The general idea is that validation errors should usually be displayed along the input element, instead of a list in a flash message (but you can do either).

  • To display a flash message or CLI just call String() or HTML().

  • For Go templates there is a TemplateError() helper which can be added to the template.FuncMap. See the godoc for that function for details and an example.

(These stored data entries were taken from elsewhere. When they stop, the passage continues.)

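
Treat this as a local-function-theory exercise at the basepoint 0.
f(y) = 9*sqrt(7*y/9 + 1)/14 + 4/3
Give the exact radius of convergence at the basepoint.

The radius of convergence is 9/7.

Branch term (9/14)*sqrt(1 - y/(-9/7)): its argument vanishes at y = -9/7, a square-root branch point, modulus 9/7.
The radius of convergence is the smallest modulus among the singular points: 9/7.


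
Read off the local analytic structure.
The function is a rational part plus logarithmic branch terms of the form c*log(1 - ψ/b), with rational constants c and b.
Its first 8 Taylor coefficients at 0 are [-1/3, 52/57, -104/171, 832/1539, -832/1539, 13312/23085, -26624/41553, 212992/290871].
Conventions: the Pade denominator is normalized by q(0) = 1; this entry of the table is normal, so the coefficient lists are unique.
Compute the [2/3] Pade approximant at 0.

The Pade approximant has numerator coefficients [-1/3, 5786/13965, 1376/2205]; denominator coefficients [1, 366/245, 96/245, -208/6615].

Taylor coefficients needed (read off): a_0 = -1/3, a_1 = 52/57, a_2 = -104/171, a_3 = 832/1539, a_4 = -832/1539, a_5 = 13312/23085.
Write the denominator as Q(ψ) = 1 + q1*ψ + q2*ψ^2 + q3*ψ^3. Requiring Q*f - P = O(ψ^6) with deg P <= 2 kills the coefficients of ψ^3..ψ^5 in Q*f:
  ψ^3: a_3 + q1*a_2 + q2*a_1 + q3*a_0 = 0, i.e. 832/1539 + (-104/171)*q1 + (52/57)*q2 + (-1/3)*q3 = 0.
  ψ^4: a_4 + q1*a_3 + q2*a_2 + q3*a_1 = 0, i.e. -832/1539 + (832/1539)*q1 + (-104/171)*q2 + (52/57)*q3 = 0.
  ψ^5: a_5 + q1*a_4 + q2*a_3 + q3*a_2 = 0, i.e. 13312/23085 + (-832/1539)*q1 + (832/1539)*q2 + (-104/171)*q3 = 0.
Solving this linear system: q1 = 366/245, q2 = 96/245, q3 = -208/6615.
The numerator is Q*f truncated at degree 2: P0 = a_0 = -1/3; P1 = a_1 + q1*a_0 = 5786/13965; P2 = a_2 + q1*a_1 + q2*a_0 = 1376/2205.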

  • For JavaScript Errors is represented as map[string][]string, and marshals well to JSON; in your frontend you just have to find the input belonging to the map key. A simple example might be:

    var display_errors = function(errors) {
        var hidden = '';
        for (var k in errors) {
            if (!errors.hasOwnProperty(k))
                continue;
    
            var elem = document.querySelector('*[name=' + k + ']')
            if (!elem) {
                hidden += k + ': ' + errors[k].join(', ');
                continue;
            }
    
            var err = document.createElement('span');
            err.className = 'err';
            err.innerHTML = 'Error: ' + errors[k].join(', ') + '.';
            elem.insertAdjacentElement('afterend', err);
        }
    
        if (hidden !== '')
            alert(hidden);
    };
    
    display_errors({
        'xxx':    ['oh noes', 'asd'],
        'hidden': ['asd'],
    });

caveat: if there is an error without a corresponding form element then that error won't be displayed. This is why the above examples Pop() all the errors they want to display, and then display anything that's left at the end. This prevents "hidden" errors.

i18n

You can change the messages with Validator.Messages:

v := zvalidate.New()
v = v.Locale(zvalidate.Messages{
    Required: func() string { return myTranslateFunction("must be set") },
    Exclude:  func() string { return myTranslateFunction("cannot be ‘%s’") },
    // ...
})

You can also use this to change the default message if you don't like one of them. zvalidate.DefaultMessages is used by default. If you don't specify one of the struct fields then it will fall back to the values in that struct.